I also had the opportunity to attend a conference this week, the 5th annual meeting of the Canadian Society for Ecology and Evolution, held at the Universite Laval. It was a well organized conference with a lot of energy and some very interesting talks and posters. Quebec City served as a wonderful setting for the conference and I was impressed by how the conference was truly bilingual. I was also impressed by vieux Quebec and the beauty of the St.Lawrence.
This was my first "real" conference and hence my first "real" presentation. I was eager (and a little nervous) to present my MSc research thus far. My presentation was entitled "Zooplankton metacommunity responses to climate change in the subarctic" (A.Winegardner and K. Cottenie) and was presented in the Conservation and Climate Change session. The main take home messages for this presentation (and really our work on this project thus far) are:
- salinity of coastal freshwater systems along the coast of Hudson Bay is increasing.
- this increase may exceed tolerated limits of salinity in many zooplankton species.
- salt addition during a field experiment did not have the expected effect of changing zooplankton community composition in either isolated or potentially connected rock pools.
- salinity may not be the most important environmental driver in this metacommunity. Rather pool hydroperiod, connectivty and resting egg dynamics may be important either alone or in concert.
- this study is one of the first to apply the metacommunity concept to an issue of climate change.
Students and faculty from the Integrative Biology department and School of Environmental Science at Guelph contributed about 10-12 presentations and posters at this conference. This along with the sheer number of student presentations made for a very supportive environment. My talk was not the only from Guelph with a Churchill focus. Nick and Ola from the Gregory Lab presented their research on genome size of Churchill area and low arctic crustaceans and molluscs respectively. Once I got my talk out of the way I was able to attend many interesting presentations. I was especially intrigued by several presentations on metacommunity dynamics, connectivity, network theory and fragmentation by students and post-docs from the Gonzalez lab at McGill University.

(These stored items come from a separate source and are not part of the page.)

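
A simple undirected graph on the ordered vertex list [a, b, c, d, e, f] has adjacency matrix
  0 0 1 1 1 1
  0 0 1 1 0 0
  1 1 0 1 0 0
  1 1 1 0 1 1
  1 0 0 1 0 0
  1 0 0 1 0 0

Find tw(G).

A width-2 tree decomposition is:
Bags: B1 = {a, c, d}  B2 = {a, d, f}  B3 = {b, c, d}  B4 = {a, d, e}
Tree: B1–B2, B1–B3, B1–B4
The largest bag has 3 vertices, giving width 2; this decomposition certifies tw(G) ≤ 2. Conversely, {a, d, e} is a clique of size 3, and the vertices of any clique must share a bag in every tree decomposition; so some bag has ≥ 3 vertices and tw(G) ≥ 2. Hence tw(G) = 2 exactly.

2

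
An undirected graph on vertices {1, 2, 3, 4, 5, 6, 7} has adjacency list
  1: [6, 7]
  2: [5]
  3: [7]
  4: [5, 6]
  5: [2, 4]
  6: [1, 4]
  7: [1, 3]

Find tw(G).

A width-1 tree decomposition is:
Bags: B1 = {3, 7}  B2 = {1, 7}  B3 = {1, 6}  B4 = {4, 6}  B5 = {4, 5}  B6 = {2, 5}
Tree: B1–B2, B2–B3, B3–B4, B4–B5, B5–B6
Every bag has size at most 2, so the width is 2 − 1 = 1 and tw(G) ≤ 1. Since G has at least one edge (e.g. 3–7), it is not an edgeless graph, so tw(G) ≥ 1. Therefore the treewidth is 1.

1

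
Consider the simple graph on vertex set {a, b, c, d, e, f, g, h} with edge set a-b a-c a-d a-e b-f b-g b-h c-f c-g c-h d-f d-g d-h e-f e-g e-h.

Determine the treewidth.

A width-4 tree decomposition is:
Bags: B1 = {a, d, f, g, h}  B2 = {a, e, f, g, h}  B3 = {a, b, f, g, h}  B4 = {a, c, f, g, h}
Tree: B1–B2, B2–B3, B3–B4
The largest bag has 5 vertices, giving width 4; this decomposition certifies tw(G) ≤ 4. For the lower bound: the 5 vertex sets {a,d}, {e,f}, {b,h}, {g}, {c} are disjoint, each induces a connected subgraph, and every pair is joined by at least one edge of G. Contracting each set to a single vertex therefore yields K_{5} as a minor, and since treewidth is minor-monotone, tw(G) ≥ tw(K_{5}) = 4. Hence tw(G) = 4 exactly.

4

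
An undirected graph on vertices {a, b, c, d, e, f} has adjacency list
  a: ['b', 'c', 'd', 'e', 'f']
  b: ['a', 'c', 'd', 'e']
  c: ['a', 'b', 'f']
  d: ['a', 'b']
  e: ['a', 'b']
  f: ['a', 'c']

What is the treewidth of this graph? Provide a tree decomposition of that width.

The largest bag has 3 vertices, giving width 2; this decomposition certifies tw(G) ≤ 2. On the other hand G contains the 3-clique {a, c, f}. A clique must lie in a single bag of any decomposition, so no decomposition can have width below 2. Combining the bounds, tw(G) = 2.

Treewidth 2.
One optimal decomposition is:
Bags: B1 = {a, b, d}  B2 = {a, b, c}  B3 = {a, b, e}  B4 = {a, c, f}
Tree: B1–B2, B2–B3, B2–B4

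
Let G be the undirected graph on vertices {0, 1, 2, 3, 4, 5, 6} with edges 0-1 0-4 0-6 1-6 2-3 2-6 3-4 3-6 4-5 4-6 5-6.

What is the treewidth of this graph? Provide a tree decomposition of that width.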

The conference also included a student workshop on science communication and the media. Jim Handman, executive producer of the CBC radio show "Quirks and Quarks" spoke about how the media often interprets the majority of science as falling into 1 of 3 categories:
- an oddity (think wierd science)
- a threat (ex. honeybee Colony Collpase Disorder, nuclear weapons, big pharma)
- a cure (every newspaper wants to be the one to run the headline "Scientist cures cancer")
But the problem with this is science is not black and white or neatly categorized like this. And the headline "Scientist cures cancer" is probably more accurately read as (example from Handman) "Scientists and numerous collaborators, graduate students and undergraduate summer students find some statistically significant evidence that treatment X results in marginally reduced levels of Y in subpopulation A when all other variables are controlled." This reminded me that uncertainty is one of the exciting things about science and that even though I haven't sorted out what all my experimental results mean yet, there are tons of possible explanations out there.
I'm looking forward to future conferences and especially to the CSEE's 2011 conference which will be held in Banff.